Multivariate statistics can be used to better understand the structure of large data sets, typically customer-related data.

Suppose you have a large amount of data about your customers (preferences, degree of satisfaction, expectations, dislikes etc…), and a large number of variables you need to analyze.

Your data might seem somewhat chaotic at first, and you might consider the use of many different types of graphs to better understand the overall data structure. But a large number of variables makes it very difficult to obtain the full picture in only a few graphs. At this point, you need to use some more powerful statistical tools, such as the multivariate techniques.

I'll focus here on Principal Component Analysis (PCA) to analyze a large dataset. Multivariate techniques are very useful when you need to summarize many variables into a smaller number of variables (i.e., reduce the number of dimensions) to simplify the analysis of a dataset and better understand how variables may be grouped.

**The Tour de France**

A few years ago Minitab organized a “Tour de France,” with events taking place in various places and cities around France. We presented new features of Minitab Statistical Software to audiences of customers and potential customers. Afterwards, we asked attendees to fill in evaluation forms.

We wanted to understand whether we had different profiles of attendees (and if so, what were they?). We also wanted to identify the attendees' most important expectations, and see if some of the questions were redundant (and therefore highly correlated). We posed more than ten questions to 115 attendees, who responded with a Yes (1) or a No (0). I then performed a principal component analysis (PCA) on the results.

## Principal Component Analysis

The graph below is a Loading Plot from a principal component analysis. Lines that go in the same direction and are close to one another indicate how the variables may be grouped. In this diagram, the first component in the horizontal direction is a summary of the variables. These variables have been grouped together as they are closely associated/correlated from a statistical point of view.

The first component (in the horizontal direction) is the most important one: these attendees came to get more information (about training, Minitab and Engage), and these three variables are strongly correlated.

Some attendees had more “social” interests (Meet users or Minitab employees, willingness to attend to other events, learn about why using Engage), and these variables were also strongly correlated. So we see evidence for two types of attendee expectations: Get more information (“Info”) and Meet other professionals (“Social expectations”).

Let's now consider the second component (in the vertical direction) and the two variables that are closely associated with it: Learn about software and Why use Minitab. The second component summarizes these two variables. It also helps us differentiate between the “Info” variables and the more “Social” ones.
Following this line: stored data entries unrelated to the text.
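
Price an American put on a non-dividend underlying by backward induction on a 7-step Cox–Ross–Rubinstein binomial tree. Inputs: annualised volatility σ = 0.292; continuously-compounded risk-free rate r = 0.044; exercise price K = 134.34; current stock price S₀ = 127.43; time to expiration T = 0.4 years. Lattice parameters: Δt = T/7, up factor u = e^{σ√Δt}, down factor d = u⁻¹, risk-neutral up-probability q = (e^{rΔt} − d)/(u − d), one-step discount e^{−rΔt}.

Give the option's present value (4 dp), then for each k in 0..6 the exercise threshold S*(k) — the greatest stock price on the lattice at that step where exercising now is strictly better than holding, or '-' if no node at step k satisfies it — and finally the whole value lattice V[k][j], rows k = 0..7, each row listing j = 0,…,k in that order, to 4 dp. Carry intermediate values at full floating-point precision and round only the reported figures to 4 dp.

params: Δt=0.05714 u=1.07230 d=0.93258 q=0.50058 e^(-rΔt)=0.99749
t_7 payoffs: 56.1644 44.4524 30.9857 15.5015 0.0000 0.0000 0.0000 0.0000
t_6: node(6,0) S=83.8273 payoff=50.5127 vs cont=50.1753 → 50.5127 [stop]  node(6,1) S=96.3861 payoff=37.9539 vs cont=37.6166 → 37.9539 [stop]  node(6,2) S=110.8263 payoff=23.5137 vs cont=23.1763 → 23.5137 [stop]  node(6,3) S=127.4300 payoff=6.9100 vs cont=7.7224 → 7.7224 [wait]  node(6,4) S=146.5212 payoff=0.0000 vs cont=0.0000 → 0.0000 [wait]  node(6,5) S=168.4725 payoff=0.0000 vs cont=0.0000 → 0.0000 [wait]  node(6,6) S=193.7125 payoff=0.0000 vs cont=0.0000 → 0.0000 [wait]  ⇒ S*(6)=110.8263
t_5: node(5,0) S=89.8876 payoff=44.4524 vs cont=44.1150 → 44.4524 [stop]  node(5,1) S=103.3543 payoff=30.9857 vs cont=30.6483 → 30.9857 [stop]  node(5,2) S=118.8385 payoff=15.5015 vs cont=15.5697 → 15.5697 [wait]  node(5,3) S=136.6426 payoff=0.0000 vs cont=3.8471 → 3.8471 [wait]  node(5,4) S=157.1139 payoff=0.0000 vs cont=0.0000 → 0.0000 [wait]  node(5,5) S=180.6523 payoff=0.0000 vs cont=0.0000 → 0.0000 [wait]  ⇒ S*(5)=103.3543
t_4: node(4,0) S=96.3861 payoff=37.9539 vs cont=37.6166 → 37.9539 [stop]  node(4,1) S=110.8263 payoff=23.5137 vs cont=23.2104 → 23.5137 [stop]  node(4,2) S=127.4300 payoff=6.9100 vs cont=9.6773 → 9.6773 [wait]  node(4,3) S=146.5212 payoff=0.0000 vs cont=1.9165 → 1.9165 [wait]  node(4,4) S=168.4725 payoff=0.0000 vs cont=0.0000 → 0.0000 [wait]  ⇒ S*(4)=110.8263
t_3: node(3,0) S=103.3543 payoff=30.9857 vs cont=30.6483 → 30.9857 [stop]  node(3,1) S=118.8385 payoff=15.5015 vs cont=16.5459 → 16.5459 [wait]  node(3,2) S=136.6426 payoff=0.0000 vs cont=5.7779 → 5.7779 [wait]  node(3,3) S=157.1139 payoff=0.0000 vs cont=0.9547 → 0.9547 [wait]  ⇒ S*(3)=103.3543
t_2: node(2,0) S=110.8263 payoff=23.5137 vs cont=23.6978 → 23.6978 [wait]  node(2,1) S=127.4300 payoff=6.9100 vs cont=11.1277 → 11.1277 [wait]  node(2,2) S=146.5212 payoff=0.0000 vs cont=3.3551 → 3.3551 [wait]  ⇒ S*(2)=-
t_1: node(1,0) S=118.8385 payoff=15.5015 vs cont=17.3618 → 17.3618 [wait]  node(1,1) S=136.6426 payoff=0.0000 vs cont=7.2187 → 7.2187 [wait]  ⇒ S*(1)=-
t_0: node(0,0) S=127.4300 payoff=6.9100 vs cont=12.2536 → 12.2536 [wait]  ⇒ S*(0)=-

price = 12.2536
boundary = - - - 103.3543 110.8263 103.3543 110.8263
tree:
12.2536
17.3618 7.2187
23.6978 11.1277 3.3551
30.9857 16.5459 5.7779 0.9547
37.9539 23.5137 9.6773 1.9165 0.0000
44.4524 30.9857 15.5697 3.8471 0.0000 0.0000
50.5127 37.9539 23.5137 7.7224 0.0000 0.0000 0.0000
56.1644 44.4524 30.9857 15.5015 0.0000 0.0000 0.0000 0.0000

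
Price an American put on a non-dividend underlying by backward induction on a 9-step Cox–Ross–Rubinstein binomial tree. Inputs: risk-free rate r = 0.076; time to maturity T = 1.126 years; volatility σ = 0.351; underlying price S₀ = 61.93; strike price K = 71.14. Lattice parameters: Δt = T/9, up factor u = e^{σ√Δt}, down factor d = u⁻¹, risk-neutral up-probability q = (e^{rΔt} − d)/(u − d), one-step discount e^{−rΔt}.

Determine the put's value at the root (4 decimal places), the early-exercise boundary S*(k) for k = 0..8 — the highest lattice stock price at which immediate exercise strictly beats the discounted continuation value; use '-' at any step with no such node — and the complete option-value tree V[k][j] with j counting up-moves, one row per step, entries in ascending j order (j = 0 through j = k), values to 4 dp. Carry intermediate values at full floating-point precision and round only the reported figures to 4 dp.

price = 12.4245
boundary = - - 48.3130 42.6722 48.3130 54.6994 48.3130 54.6994 61.9300
tree:
12.4245
17.0989 8.1200
22.8270 11.8593 4.6424
28.4678 16.7627 7.3219 2.1283
33.4500 22.8270 11.1903 3.7038 0.6388
37.8505 28.4678 16.4406 6.3035 1.2494 0.0580
41.7372 33.4500 22.8270 10.4071 2.4379 0.1189 0.0000
45.1701 37.8505 28.4678 16.4406 4.7451 0.2437 0.0000 0.0000
48.2022 41.7372 33.4500 22.8270 9.2100 0.4995 0.0000 0.0000 0.0000
50.8803 45.1701 37.8505 28.4678 16.4406 1.0236 0.0000 0.0000 0.0000 0.0000

Δt=0.12511  u=1.13219  d=0.88325  q=0.50738  discount=0.99054
step 9 (expiry): payoffs max(K−S,0) = 50.8803 45.1701 37.8505 28.4678 16.4406 1.0236 0.0000 0.0000 0.0000 0.0000
step 8: (k=8,j=0): S=22.9378, (K−S)⁺=48.2022, hold=47.5290 ⇒ V=48.2022 exercise | (k=8,j=1): S=29.4028, (K−S)⁺=41.7372, hold=41.0640 ⇒ V=41.7372 exercise | (k=8,j=2): S=37.6900, (K−S)⁺=33.4500, hold=32.7768 ⇒ V=33.4500 exercise | (k=8,j=3): S=48.3130, (K−S)⁺=22.8270, hold=22.1538 ⇒ V=22.8270 exercise | (k=8,j=4): S=61.9300, (K−S)⁺=9.2100, hold=8.5368 ⇒ V=9.2100 exercise | (k=8,j=5): S=79.3850, (K−S)⁺=0.0000, hold=0.4995 ⇒ V=0.4995 continue | (k=8,j=6): S=101.7597, (K−S)⁺=0.0000, hold=0.0000 ⇒ V=0.0000 continue | (k=8,j=7): S=130.4407, (K−S)⁺=0.0000, hold=0.0000 ⇒ V=0.0000 continue | (k=8,j=8): S=167.2055, (K−S)⁺=0.0000, hold=0.0000 ⇒ V=0.0000 continue  boundary S*=61.9300
step 7: (k=7,j=0): S=25.9699, (K−S)⁺=45.1701, hold=44.4969 ⇒ V=45.1701 exercise | (k=7,j=1): S=33.2895, (K−S)⁺=37.8505, hold=37.1772 ⇒ V=37.8505 exercise | (k=7,j=2): S=42.6722, (K−S)⁺=28.4678, hold=27.7946 ⇒ V=28.4678 exercise | (k=7,j=3): S=54.6994, (K−S)⁺=16.4406, hold=15.7674 ⇒ V=16.4406 exercise | (k=7,j=4): S=70.1164, (K−S)⁺=1.0236, hold=4.7451 ⇒ V=4.7451 continue | (k=7,j=5): S=89.8788, (K−S)⁺=0.0000, hold=0.2437 ⇒ V=0.2437 continue | (k=7,j=6): S=115.2112, (K−S)⁺=0.0000, hold=0.0000 ⇒ V=0.0000 continue | (k=7,j=7): S=147.6835, (K−S)⁺=0.0000, hold=0.0000 ⇒ V=0.0000 continue  boundary S*=54.6994
step 6: (k=6,j=0): S=29.4028, (K−S)⁺=41.7372, hold=41.0640 ⇒ V=41.7372 exercise | (k=6,j=1): S=37.6900, (K−S)⁺=33.4500, hold=32.7768 ⇒ V=33.4500 exercise | (k=6,j=2): S=48.3130, (K−S)⁺=22.8270, hold=22.1538 ⇒ V=22.8270 exercise | (k=6,j=3): S=61.9300, (K−S)⁺=9.2100, hold=10.4071 ⇒ V=10.4071 continue | (k=6,j=4): S=79.3850, (K−S)⁺=0.0000, hold=2.4379 ⇒ V=2.4379 continue | (k=6,j=5): S=101.7597, (K−S)⁺=0.0000, hold=0.1189 ⇒ V=0.1189 continue | (k=6,j=6): S=130.4407, (K−S)⁺=0.0000, hold=0.0000 ⇒ V=0.0000 continue  boundary S*=48.3130
step 5: (k=5,j=0): S=33.2895, (K−S)⁺=37.8505, hold=37.1772 ⇒ V=37.8505 exercise | (k=5,j=1): S=42.6722, (K−S)⁺=28.4678, hold=27.7946 ⇒ V=28.4678 exercise | (k=5,j=2): S=54.6994, (K−S)⁺=16.4406, hold=16.3691 ⇒ V=16.4406 exercise | (k=5,j=3): S=70.1164, (K−S)⁺=1.0236, hold=6.3035 ⇒ V=6.3035 continue | (k=5,j=4): S=89.8788, (K−S)⁺=0.0000, hold=1.2494 ⇒ V=1.2494 continue | (k=5,j=5): S=115.2112, (K−S)⁺=0.0000, hold=0.0580 ⇒ V=0.0580 continue  boundary S*=54.6994
step 4: (k=4,j=0): S=37.6900, (K−S)⁺=33.4500, hold=32.7768 ⇒ V=33.4500 exercise | (k=4,j=1): S=48.3130, (K−S)⁺=22.8270, hold=22.1538 ⇒ V=22.8270 exercise | (k=4,j=2): S=61.9300, (K−S)⁺=9.2100, hold=11.1903 ⇒ V=11.1903 continue | (k=4,j=3): S=79.3850, (K−S)⁺=0.0000, hold=3.7038 ⇒ V=3.7038 continue | (k=4,j=4): S=101.7597, (K−S)⁺=0.0000, hold=0.6388 ⇒ V=0.6388 continue  boundary S*=48.3130
step 3: (k=3,j=0): S=42.6722, (K−S)⁺=28.4678, hold=27.7946 ⇒ V=28.4678 exercise | (k=3,j=1): S=54.6994, (K−S)⁺=16.4406, hold=16.7627 ⇒ V=16.7627 continue | (k=3,j=2): S=70.1164, (K−S)⁺=1.0236, hold=7.3219 ⇒ V=7.3219 continue | (k=3,j=3): S=89.8788, (K−S)⁺=0.0000, hold=2.1283 ⇒ V=2.1283 continue  boundary S*=42.6722
step 2: (k=2,j=0): S=48.3130, (K−S)⁺=22.8270, hold=22.3157 ⇒ V=22.8270 exercise | (k=2,j=1): S=61.9300, (K−S)⁺=9.2100, hold=11.8593 ⇒ V=11.8593 continue | (k=2,j=2): S=79.3850, (K−S)⁺=0.0000, hold=4.6424 ⇒ V=4.6424 continue  boundary S*=48.3130
step 1: (k=1,j=0): S=54.6994, (K−S)⁺=16.4406, hold=17.0989 ⇒ V=17.0989 continue | (k=1,j=1): S=70.1164, (K−S)⁺=1.0236, hold=8.1200 ⇒ V=8.1200 continue  boundary S*=-
step 0: (k=0,j=0): S=61.9300, (K−S)⁺=9.2100, hold=12.4245 ⇒ V=12.4245 continue  boundary S*=-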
We therefore have three different types of expectations : Get more Info (three variables), which is somewhat correlated (same direction) with more “Social” expectations (four variables), and then -- completely uncorrelated to the previous expectations -- we find more “Technical” requests (Learn about software, Why use Minitab: two variables).

The ten variables were later summarized into only two components (in the graph below), and these variables have been distributed into three different groups : Get more Info, “Social” interests and “Technical” expectations. Thanks to this multivariate analysis, we can better understand the expectations of the attendees.

A Cluster analysis (another multivariate technique) has been used to distribute the attendees into three coherent groups according to the First component and the Second component. A clustering analysis seeks to minimize the differences *within *groups (for greater cohesiveness) while maximizing the differences *between *groups.

Compare the Loading plot to the Score plot: the black points (in the upper left corner) tend to represent attendees that are interested in more “Technical” issues, whereas the green points represent attendees that are interested in getting more info and they also have “Social” interests. The last group, with red points (in the lower left corner), are more neutral with no major, well-defined interest.

So we've identified three different attendee profiles, and the Score Plot in Minitab is helpful to show how a particular individual is positioned when considering the main variables (by using the brushing functionality in Minitab, for example).

Finally, in the Score plot below, we have displayed the professional positions of the attendees according to the two main PCA components. Master Black Belts (the violet triangles) are positioned in the lower right corner, they seem to have more “Social” expectations from such meetings, whereas engineering professionals tend to be positioned in the upper left corner, with more “Technical” expectations. The other professional groups tend to be spread over a large area, making it difficult to define a clear behavior.

Thanks to this Principal Component Analysis we now have a much better view of what different groups of attendees expect from us. The way in which variables are grouped, according to correlations, makes sense from a logical point of view.

This type of multivariate statistical analysis can be used in many different contexts. Although this approach is computationally intensive, the graphs in Minitab make it easier to understand the structure of your data.